Между тем причитания и вой бедной женщины снова стали доноситься до меня. Значит, она додвигала наконец до сосенок.
Мне не трудно было угадать, когда она подошла к могиле, потому что по мере того, как она подходила к ней, голос ее становился все отчаяннее, пронзительнее и жутче. Можно было точно сказать по нарастанию голоса: вот она вошла в ворота кладбища, вот она увидела холмик, вот она опустилась на траву рядом с ним…
Я подошел поближе и сел на пенек. Может, оно и нехорошо, но мне хотелось послушать.
– На кого ты обиделся, дорогой ты мой? Как тебе не жалко белого света? Ты погляди-ко на белый-то свет. Птички поют, ягодки в траве краснеются, цветы все стоят не шелохнутся, которые желтые, а которые белые. А мимо поля-то я шла – васильки светятся. Как тебе не жалко белого света?
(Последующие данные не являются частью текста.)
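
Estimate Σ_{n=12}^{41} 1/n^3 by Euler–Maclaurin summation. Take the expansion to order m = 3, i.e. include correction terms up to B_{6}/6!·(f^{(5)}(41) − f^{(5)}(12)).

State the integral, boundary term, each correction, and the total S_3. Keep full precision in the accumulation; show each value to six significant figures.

∫_12^41 1/x^3 dx evaluates to 0.00317478.
Endpoint term: (f(12) + f(41))/2 = (0.000578704 + 1.45094e-05)/2 = 0.000296607.
Running total after boundary: 0.00347139.
Order-1 term: 1/12 · (-1.06166e-06 − (-0.000144676)) = 1.19679e-05.
Running total after k=1: 0.00348335.
Order-2 term: −1/720 · (-1.26313e-08 − (-2.00939e-05)) = -2.78906e-08.
Running total after k=2: 0.00348333.
Order-3 term: 1/30240 · (-3.15595e-10 − (-5.86071e-06)) = 1.93796e-10.

S_3 ≈ 0.00348333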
На кого ты обиделся, что ты с собой наделал!
Около часу мать разговаривала с погибшим сыном. Я сначала все не мог определить, что же главное в ее разговоре, что так приражает постороннего слушателя, потом догадался: да она же абсолютно верит, что Василий слышит ее голос, что он где-то тут, рядом с ней в лесочке, и только не дано ему оказать себя. Пожалуй, было бы даже жестоко с моей или с чьей-нибудь любой стороны логически доказывать старухе, что никакого Василия больше нет, ни вдали, ни поблизости, и что весь он, с памятным матери детством, со смехом и привычками, складом характера и ума, весь он теперь не более чем гниющее отвратительное мясо. Да, пожалуй, это было бы жесточе и бесчеловечнее, и, главное, зачем? Какой в этом смысл?